The earliest dream I remember featured a convertible careening down a wide flight of outdoor stairs, followed by a jack-o-lantern swooping from the sky to stick pins in me. Over half a century later, I can still see the vivid orange of the pumpkin, the deep indigo of the star-speckled sky where he lived. The dream terrified me. Of course, I was three years old. My definition of “terrifying” was limited.

Dreams have intrigued us for as long as we’ve dreamed. What is this otherworldly place we visit while asleep? How can unfamiliar settings be so recognizable?

From Oneirocritica in ancient Greece through Freud’s 1899 landmark The Interpretation of Dreams to countless dictionaries offering dream symbology, there are plenty of resources out there eager to help us interpret what our dreams may be trying to tell us. On some level, though, I think we already know.

For more than a decade, I dreamt on and off about a house I hated. Initially I stood outside of it, but each time the dream came back, I found myself roaming further down eerie passageways, always in search of a way out. The house revealed new rooms, but a sticky, oily darkness kept me from entering them. I’d wake up unsettled, annoyed that the dream had come again. Then, one night, as I hurried through the house looking for a way out, I realized that I didn’t need to dream about this place anymore. A door appeared; I opened it and walked out into fresh air. The dream never returned.

Most of us have dreams that allow us to process emotion and release stress. Sometimes we can pinpoint the daytime stressor, sometimes we can’t. If we’re lucky, the dream helps us resolve a situation. I’m seldom that lucky, but stress dreams at least provide me with a safety valve to blow off excess anxiety. I can’t imaging how tense my days would be without dream-release.

I dreamt about my husband three times before I met him, dreams so vivid that I recorded them in my journal. The same man appeared in each dream. He didn’t look like my husband, but each dream brought a continuation of his story. When my husband and I finally met, the pull was undeniable. Revisiting my journal entries years later, I saw that the details of his life as presented in my dreams were in sync with what I eventually learned about him. The message from the second dream made sense: “Wait for me. I’ll be there.” The last dream had occurred the night before we met (a totally uneventful meeting where I mostly found him arrogant) and foreshadowed the band that finally ignited our friendship.

I don’t believe that dreams are set-in-stone prophecies. One moment’s “future” can be altered by the next moment’s choice. I do, however, think that dreams pass on very real possibilities if we care to look.

Some dreams are so solid that it feels like they’ve actually happened. And, in the spiral of time, maybe they have. Maybe we just need a nudge to remember that a particular outcome exists in our personal realm of possibilities.

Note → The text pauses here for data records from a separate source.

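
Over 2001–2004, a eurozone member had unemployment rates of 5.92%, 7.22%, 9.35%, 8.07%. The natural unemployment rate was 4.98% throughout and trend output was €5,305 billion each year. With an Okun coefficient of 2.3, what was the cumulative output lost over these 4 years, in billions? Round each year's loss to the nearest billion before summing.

€1,298 billion

Year 2001: gap = -2.3 × (5.92 - 4.98) = -2.162%, loss ≈ 5305 × 2.162/100 ≈ 115.
Year 2002: gap = -2.3 × (7.22 - 4.98) = -5.152%, loss ≈ 5305 × 5.152/100 ≈ 273.
Year 2003: gap = -2.3 × (9.35 - 4.98) = -10.051%, loss ≈ 5305 × 10.051/100 ≈ 533.
Year 2004: gap = -2.3 × (8.07 - 4.98) = -7.107%, loss ≈ 5305 × 7.107/100 ≈ 377.
Total lost output = 115 + 273 + 533 + 377 = 1298 billion.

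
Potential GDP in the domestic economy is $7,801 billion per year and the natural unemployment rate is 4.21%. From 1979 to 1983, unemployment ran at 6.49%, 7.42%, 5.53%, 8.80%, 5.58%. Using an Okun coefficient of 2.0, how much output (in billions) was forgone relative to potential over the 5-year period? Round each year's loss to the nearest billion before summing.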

It’s hard to trust something we can’t examine with our five physical senses, but that’s probably exactly why we should try. Unfettered by behavioral expectations and structured time, dreams can slip back and forth between our conscious and subconscious, illuminating information not easily absorbed while our eyes are focused on physical reality. For me, it’s worth strapping on my discernment to consider what a texturally vital dream may have to say.